Mandrake (2022): Sometimes, I really don’t know. Objectively, Lynne Davison’s clever mix of traditional British social drama and neo folk horror is a fine, perhaps even great film. The acting, particularly by Deirdre Mullins and Derbhie Crotty, is great and absolutely on point, Davison’s visual language is creepy without only ever going for the obvious effect, and the script clearly knows what it wants to be about as well as how to express it. In practice, I didn’t connect with it at all. Despite my love for clever variations on folk horror and good filmmaking this might as well have been Generic Blumhouse Horror Number 9855, for all I felt and thought. Which says very little about the film, obviously.
Beast (2022): To be fair to myself, for most of the time, I had the same reaction to Baltasar Kormákur’s animal attack movie in which Idris Elba needs to protect his family from lions. But here, it’s the proper reaction. As you might expect, the film milks the whole “a man needs to protect his little girls” so incessantly, you can’t help but wait for the other shoe to drop and the movie to deconstruct this notion. To nobody’s surprise, the other shoe never does drop, and it’s just a case of very low effort character writing.

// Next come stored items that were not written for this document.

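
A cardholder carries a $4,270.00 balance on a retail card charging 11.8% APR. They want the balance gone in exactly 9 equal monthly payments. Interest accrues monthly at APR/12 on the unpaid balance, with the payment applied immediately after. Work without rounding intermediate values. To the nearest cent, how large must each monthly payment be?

Monthly rate r = 11.8%/12 = 0.983333% = 0.00983333.
Level-payment amortization: P = B₀·r / (1 − (1+r)^(−n)) = 4270.00·0.00983333 / (1 − 1.00983^(−9)).
Denominator 1 − (1+r)^(−9) = 0.0843011242.
P = 41.9883 / 0.0843011242 ≈ 498.08.

$498.08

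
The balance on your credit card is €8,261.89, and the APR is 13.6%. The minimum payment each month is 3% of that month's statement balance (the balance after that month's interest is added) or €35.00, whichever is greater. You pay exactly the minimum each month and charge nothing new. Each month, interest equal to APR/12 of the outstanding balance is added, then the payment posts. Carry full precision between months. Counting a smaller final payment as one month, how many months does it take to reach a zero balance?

145 months

Monthly rate r = 13.6%/12 = 1.13333% = 0.0113333.
While 3% of the post-interest balance exceeds €35.00, each month B ← (B·(1+r))·(1 − 0.03), i.e. B shrinks by the factor (1+r)·0.97 = 0.98099.
This holds for months 1–103. Entering month 104 the balance is €1,144.68; 3% of the post-interest balance is now below €35.00, so the flat €35.00 minimum applies from here.
From month 104 a fixed €35.00 at rate r clears €1,144.68 in 42 more payments. Total: 103 + 42 = 145 months.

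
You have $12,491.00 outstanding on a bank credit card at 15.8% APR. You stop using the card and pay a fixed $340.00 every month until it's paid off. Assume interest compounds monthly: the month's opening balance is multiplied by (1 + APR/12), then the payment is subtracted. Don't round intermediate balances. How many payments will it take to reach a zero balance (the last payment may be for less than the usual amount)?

51 payments

Monthly rate r = 15.8%/12 = 1.31667% = 0.0131667.
Recurrence: B ← B·(1+r) − $340.00.
Month 1: interest $164.46; balance after payment $12,315.46.
Month 2: interest $162.15; balance after payment $12,137.62.
Closed form: n = −ln(1 − rB₀/P)/ln(1+r) = −ln(0.51628)/ln(1.01317) ≈ 50.540, so the balance reaches zero during payment 51.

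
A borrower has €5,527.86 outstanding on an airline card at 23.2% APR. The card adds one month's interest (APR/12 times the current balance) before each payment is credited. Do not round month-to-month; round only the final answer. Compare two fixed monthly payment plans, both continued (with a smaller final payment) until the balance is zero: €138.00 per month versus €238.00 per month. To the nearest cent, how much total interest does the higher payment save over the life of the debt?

Monthly rate r = 23.2%/12 = 1.93333% = 0.0193333.
At €138.00/mo: n = ⌈−ln(1 − rB₀/P)/ln(1+r)⌉ = 78 payments (last €106.07); total interest = total paid − €5,527.86 = €5,204.21.
At €238.00/mo: 32 payments (last €31.12); total interest €1,881.26.
Interest saved = €5,204.21 − €1,881.26 = €3,322.95.

€3,322.95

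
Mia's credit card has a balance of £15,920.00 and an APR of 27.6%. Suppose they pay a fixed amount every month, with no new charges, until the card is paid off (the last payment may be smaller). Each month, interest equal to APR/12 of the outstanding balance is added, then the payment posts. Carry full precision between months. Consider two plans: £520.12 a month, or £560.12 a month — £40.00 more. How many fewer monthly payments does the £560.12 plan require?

7 fewer payments

Monthly rate r = 27.6%/12 = 2.3% = 0.023.
At £520.12/mo: n = ⌈−ln(1 − rB₀/P)/ln(1+r)⌉ = 54 payments (last £279.92); total interest = total paid − £15,920.00 = £11,926.28.
At £560.12/mo: 47 payments (last £358.21); total interest £10,203.73.
Payments saved = 54 − 47 = 7.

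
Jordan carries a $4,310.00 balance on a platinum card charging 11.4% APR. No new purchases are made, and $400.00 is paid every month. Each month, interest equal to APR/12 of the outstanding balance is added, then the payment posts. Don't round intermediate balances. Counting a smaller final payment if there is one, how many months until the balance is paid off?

12 payments

Monthly rate r = 11.4%/12 = 0.95% = 0.0095.
Recurrence: B ← B·(1+r) − $400.00.
Month 1: interest $40.95; balance after payment $3,950.94.
Month 2: interest $37.53; balance after payment $3,588.48.
Closed form: n = −ln(1 − rB₀/P)/ln(1+r) = −ln(0.89764)/ln(1.0095) ≈ 11.421, so the balance reaches zero during payment 12.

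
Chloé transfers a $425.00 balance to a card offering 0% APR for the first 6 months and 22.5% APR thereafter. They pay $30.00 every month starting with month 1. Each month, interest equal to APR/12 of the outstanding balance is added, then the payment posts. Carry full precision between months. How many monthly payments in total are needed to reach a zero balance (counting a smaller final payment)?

15 payments

Promo months 1–6 at r₀ = 0%/12 = 0; months 7+ at r₁ = 22.5%/12 = 0.01875.
After month 6 (no interest yet): B = $425.00 − 6·$30.00 = $245.00.
Then at r₁ with $30.00/mo: n₂ = −ln(1 − r₁·B/P)/ln(1+r₁) ≈ 8.95 → 9 more payments.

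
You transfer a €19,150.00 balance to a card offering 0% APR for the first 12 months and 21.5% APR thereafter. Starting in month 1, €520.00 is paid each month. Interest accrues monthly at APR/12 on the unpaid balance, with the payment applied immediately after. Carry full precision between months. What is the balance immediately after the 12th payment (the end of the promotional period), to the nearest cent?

Promo months 1–12 at r₀ = 0%/12 = 0; months 13+ at r₁ = 21.5%/12 = 0.0179167.
After month 12 (no interest yet): B = €19,150.00 − 12·€520.00 = €12,910.00.

€12,910.00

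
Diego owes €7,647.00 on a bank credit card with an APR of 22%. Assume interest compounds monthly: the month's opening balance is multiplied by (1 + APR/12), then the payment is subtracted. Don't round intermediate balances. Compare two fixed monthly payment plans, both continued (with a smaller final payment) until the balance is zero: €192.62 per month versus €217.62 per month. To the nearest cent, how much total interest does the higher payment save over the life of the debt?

Monthly rate r = 22%/12 = 1.83333% = 0.0183333.
At €192.62/mo: n = ⌈−ln(1 − rB₀/P)/ln(1+r)⌉ = 72 payments (last €121.88); total interest = total paid − €7,647.00 = €6,150.90.
At €217.62/mo: 57 payments (last €192.72); total interest €4,732.44.
Interest saved = €6,150.90 − €4,732.44 = €1,418.46.

€1,418.46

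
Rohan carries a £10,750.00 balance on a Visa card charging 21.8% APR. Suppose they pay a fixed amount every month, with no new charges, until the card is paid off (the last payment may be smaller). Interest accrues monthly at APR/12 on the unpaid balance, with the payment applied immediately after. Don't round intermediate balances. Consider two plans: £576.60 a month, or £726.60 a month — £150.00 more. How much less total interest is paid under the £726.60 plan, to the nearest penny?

£609.43

Monthly rate r = 21.8%/12 = 1.81667% = 0.0181667.
At £576.60/mo: n = ⌈−ln(1 − rB₀/P)/ln(1+r)⌉ = 23 payments (last £559.36); total interest = total paid − £10,750.00 = £2,494.56.
At £726.60/mo: 18 payments (last £282.93); total interest £1,885.13.
Interest saved = £2,494.56 − £1,885.13 = £609.43.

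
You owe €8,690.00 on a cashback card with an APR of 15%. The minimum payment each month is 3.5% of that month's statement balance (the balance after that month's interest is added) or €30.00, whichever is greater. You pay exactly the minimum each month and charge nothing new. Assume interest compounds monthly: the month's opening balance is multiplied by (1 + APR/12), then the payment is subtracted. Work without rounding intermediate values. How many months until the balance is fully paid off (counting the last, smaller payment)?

Monthly rate r = 15%/12 = 1.25% = 0.0125.
While 3.5% of the post-interest balance exceeds €30.00, each month B ← (B·(1+r))·(1 − 0.035), i.e. B shrinks by the factor (1+r)·0.965 = 0.97706.
This holds for months 1–101. Entering month 102 the balance is €834.02; 3.5% of the post-interest balance is now below €30.00, so the flat €30.00 minimum applies from here.
From month 102 a fixed €30.00 at rate r clears €834.02 in 35 more payments. Total: 101 + 35 = 136 months.

136 months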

On the plus side, Elba is good even if he has very little to do, the young actresses playing his daughters deserved better as well, and Sharlto Copley does – as usual – a great portrayal of Sharlto Copley playing a likeable ranger. Too bad the film has no ambitions beyond being as generic as possible, wasting the talents of everyone involved on the kind of movie that’s simply there.

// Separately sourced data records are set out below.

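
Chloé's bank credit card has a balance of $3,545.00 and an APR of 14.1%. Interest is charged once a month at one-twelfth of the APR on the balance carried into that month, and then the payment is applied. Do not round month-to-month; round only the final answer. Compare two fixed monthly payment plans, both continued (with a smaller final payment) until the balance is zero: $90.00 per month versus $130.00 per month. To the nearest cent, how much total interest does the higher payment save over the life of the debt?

Monthly rate r = 14.1%/12 = 1.175% = 0.01175.
At $90.00/mo: n = ⌈−ln(1 − rB₀/P)/ln(1+r)⌉ = 54 payments (last $17.81); total interest = total paid − $3,545.00 = $1,242.81.
At $130.00/mo: 34 payments (last $8.74); total interest $753.74.
Interest saved = $1,242.81 − $753.74 = $489.07.

$489.07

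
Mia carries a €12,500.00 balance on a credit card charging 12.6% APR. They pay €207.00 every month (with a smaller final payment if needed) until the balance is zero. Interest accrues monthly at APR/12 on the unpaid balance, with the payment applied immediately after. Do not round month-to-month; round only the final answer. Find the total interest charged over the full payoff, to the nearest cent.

€7,422.45

Monthly rate r = 12.6%/12 = 1.05% = 0.0105.
Payoff takes n = ⌈−ln(1 − rB₀/P)/ln(1+r)⌉ = ⌈96.243⌉ = 97 payments; the last is €50.45.
Total paid = 96·€207.00 + €50.45 = €19,922.45.
Total interest = total paid − principal = €19,922.45 − €12,500.00 = €7,422.45.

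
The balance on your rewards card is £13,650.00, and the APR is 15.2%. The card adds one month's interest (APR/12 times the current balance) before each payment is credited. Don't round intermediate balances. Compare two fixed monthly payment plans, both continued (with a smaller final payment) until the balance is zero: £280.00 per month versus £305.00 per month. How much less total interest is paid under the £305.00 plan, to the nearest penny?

£1,102.47

Monthly rate r = 15.2%/12 = 1.26667% = 0.0126667.
At £280.00/mo: n = ⌈−ln(1 − rB₀/P)/ln(1+r)⌉ = 77 payments (last £98.41); total interest = total paid − £13,650.00 = £7,728.41.
At £305.00/mo: 67 payments (last £145.94); total interest £6,625.94.
Interest saved = £7,728.41 − £6,625.94 = £1,102.47.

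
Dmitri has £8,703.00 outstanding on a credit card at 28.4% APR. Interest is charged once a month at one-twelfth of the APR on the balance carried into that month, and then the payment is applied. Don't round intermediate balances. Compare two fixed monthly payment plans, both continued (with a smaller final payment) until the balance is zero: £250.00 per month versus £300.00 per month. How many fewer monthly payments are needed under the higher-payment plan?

Monthly rate r = 28.4%/12 = 2.36667% = 0.0236667.
At £250.00/mo: n = ⌈−ln(1 − rB₀/P)/ln(1+r)⌉ = 75 payments (last £61.27); total interest = total paid − £8,703.00 = £9,858.27.
At £300.00/mo: 50 payments (last £180.69); total interest £6,177.69.
Payments saved = 75 − 50 = 25.

25 fewer payments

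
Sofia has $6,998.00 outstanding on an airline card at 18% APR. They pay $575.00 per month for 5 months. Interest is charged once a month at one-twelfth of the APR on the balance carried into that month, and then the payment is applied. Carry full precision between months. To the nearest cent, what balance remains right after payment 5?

$4,576.28

Monthly rate r = 18%/12 = 1.5% = 0.015.
Each month: B ← B·(1+r) − $575.00.
Month 1: interest $104.97; balance after payment $6,527.97.
Month 2: interest $97.92; balance after payment $6,050.89.
Month 3: interest $90.76; balance after payment $5,566.65.
Month 4: interest $83.50; balance after payment $5,075.15.
Month 5: interest $76.13; balance after payment $4,576.28.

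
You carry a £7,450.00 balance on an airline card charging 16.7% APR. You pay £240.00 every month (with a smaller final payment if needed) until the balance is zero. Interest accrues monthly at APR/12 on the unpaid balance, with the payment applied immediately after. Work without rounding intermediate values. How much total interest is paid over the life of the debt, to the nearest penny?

£2,372.37

Monthly rate r = 16.7%/12 = 1.39167% = 0.0139167.
Payoff takes n = ⌈−ln(1 − rB₀/P)/ln(1+r)⌉ = ⌈40.926⌉ = 41 payments; the last is £222.37.
Total paid = 40·£240.00 + £222.37 = £9,822.37.
Total interest = total paid − principal = £9,822.37 − £7,450.00 = £2,372.37.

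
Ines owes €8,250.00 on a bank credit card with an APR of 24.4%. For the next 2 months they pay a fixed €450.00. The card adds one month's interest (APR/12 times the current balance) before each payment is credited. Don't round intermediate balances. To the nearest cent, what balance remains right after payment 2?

€7,679.76

Monthly rate r = 24.4%/12 = 2.03333% = 0.0203333.
Each month: B ← B·(1+r) − €450.00.
Month 1: interest €167.75; balance after payment €7,967.75.
Month 2: interest €162.01; balance after payment €7,679.76.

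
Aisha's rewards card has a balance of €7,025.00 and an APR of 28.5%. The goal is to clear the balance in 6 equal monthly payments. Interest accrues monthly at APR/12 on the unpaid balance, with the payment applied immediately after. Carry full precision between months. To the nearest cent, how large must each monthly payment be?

Monthly rate r = 28.5%/12 = 2.375% = 0.02375.
Level-payment amortization: P = B₀·r / (1 − (1+r)^(−n)) = 7025.00·0.02375 / (1 − 1.02375^(−6)).
Denominator 1 − (1+r)^(−6) = 0.131366626.
P = 166.844 / 0.131366626 ≈ 1270.06.

€1,270.06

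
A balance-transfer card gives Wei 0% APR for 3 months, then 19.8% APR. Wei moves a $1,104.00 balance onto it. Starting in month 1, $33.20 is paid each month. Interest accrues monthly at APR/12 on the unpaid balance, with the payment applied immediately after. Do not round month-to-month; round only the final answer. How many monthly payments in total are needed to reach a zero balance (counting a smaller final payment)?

Promo months 1–3 at r₀ = 0%/12 = 0; months 4+ at r₁ = 19.8%/12 = 0.0165.
After month 3 (no interest yet): B = $1,104.00 − 3·$33.20 = $1,004.40.
Then at r₁ with $33.20/mo: n₂ = −ln(1 − r₁·B/P)/ln(1+r₁) ≈ 42.25 → 43 more payments.

46 months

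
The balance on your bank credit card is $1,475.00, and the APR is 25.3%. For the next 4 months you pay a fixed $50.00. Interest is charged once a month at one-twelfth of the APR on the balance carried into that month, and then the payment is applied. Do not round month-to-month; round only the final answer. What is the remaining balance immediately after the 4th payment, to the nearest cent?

Monthly rate r = 25.3%/12 = 2.10833% = 0.0210833.
Each month: B ← B·(1+r) − $50.00.
Month 1: interest $31.10; balance after payment $1,456.10.
Month 2: interest $30.70; balance after payment $1,436.80.
Month 3: interest $30.29; balance after payment $1,417.09.
Month 4: interest $29.88; balance after payment $1,396.97.

$1,396.97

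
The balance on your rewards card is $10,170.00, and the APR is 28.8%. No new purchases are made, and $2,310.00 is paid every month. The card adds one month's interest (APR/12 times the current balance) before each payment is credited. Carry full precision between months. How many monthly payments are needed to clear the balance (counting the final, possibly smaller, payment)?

Monthly rate r = 28.8%/12 = 2.4% = 0.024.
Recurrence: B ← B·(1+r) − $2,310.00.
Month 1: interest $244.08; balance after payment $8,104.08.
Month 2: interest $194.50; balance after payment $5,988.58.
Month 3: interest $143.73; balance after payment $3,822.30.
Month 4: interest $91.74; balance after payment $1,604.04.
Month 5: interest $38.50; balance after payment $0.00.

5 months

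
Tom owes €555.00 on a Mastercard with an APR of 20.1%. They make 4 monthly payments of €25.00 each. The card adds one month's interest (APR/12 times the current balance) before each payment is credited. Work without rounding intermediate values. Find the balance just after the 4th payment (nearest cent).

Monthly rate r = 20.1%/12 = 1.675% = 0.01675.
Each month: B ← B·(1+r) − €25.00.
Month 1: interest €9.30; balance after payment €539.30.
Month 2: interest €9.03; balance after payment €523.33.
Month 3: interest €8.77; balance after payment €507.10.
Month 4: interest €8.49; balance after payment €490.59.

€490.59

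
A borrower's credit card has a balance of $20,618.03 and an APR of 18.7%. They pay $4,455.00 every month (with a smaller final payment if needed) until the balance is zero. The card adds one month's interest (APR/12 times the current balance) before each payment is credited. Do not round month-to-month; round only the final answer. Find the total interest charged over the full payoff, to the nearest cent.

$952.20

Monthly rate r = 18.7%/12 = 1.55833% = 0.0155833.
Payoff takes n = ⌈−ln(1 − rB₀/P)/ln(1+r)⌉ = ⌈4.841⌉ = 5 payments; the last is $3,750.23.
Total paid = 4·$4,455.00 + $3,750.23 = $21,570.23.
Total interest = total paid − principal = $21,570.23 − $20,618.03 = $952.20.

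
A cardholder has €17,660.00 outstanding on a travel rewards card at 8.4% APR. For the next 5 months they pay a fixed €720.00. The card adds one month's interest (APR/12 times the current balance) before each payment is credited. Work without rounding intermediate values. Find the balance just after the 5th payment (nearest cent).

€14,636.06

Monthly rate r = 8.4%/12 = 0.7% = 0.007.
Each month: B ← B·(1+r) − €720.00.
Month 1: interest €123.62; balance after payment €17,063.62.
Month 2: interest €119.45; balance after payment €16,463.07.
Month 3: interest €115.24; balance after payment €15,858.31.
Month 4: interest €111.01; balance after payment €15,249.31.
Month 5: interest €106.75; balance after payment €14,636.06.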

Barbarian (2022): Because I didn’t want to go into spoiler heavy territory with this one – let’s just say there’s a really clever, effective and actually meaningful structural thing or three that happen – I can end the post on a positive note.
For Zach Cregger’s Barbarian truly is as good as everyone says – apart from one bit I found somewhat too smugly on the righteous side of our times which would involve heavy spoilers to get into – using parts of today’s social conversation in intelligent ways to surprise. It’s the case where a movie has something to say, knows how to say it, and also how to make a pretty fantastic horror movie out of it. Add some really great performances by Georgina Campbell, Bill Skarsgård and Justin Long, and you have something really rather special.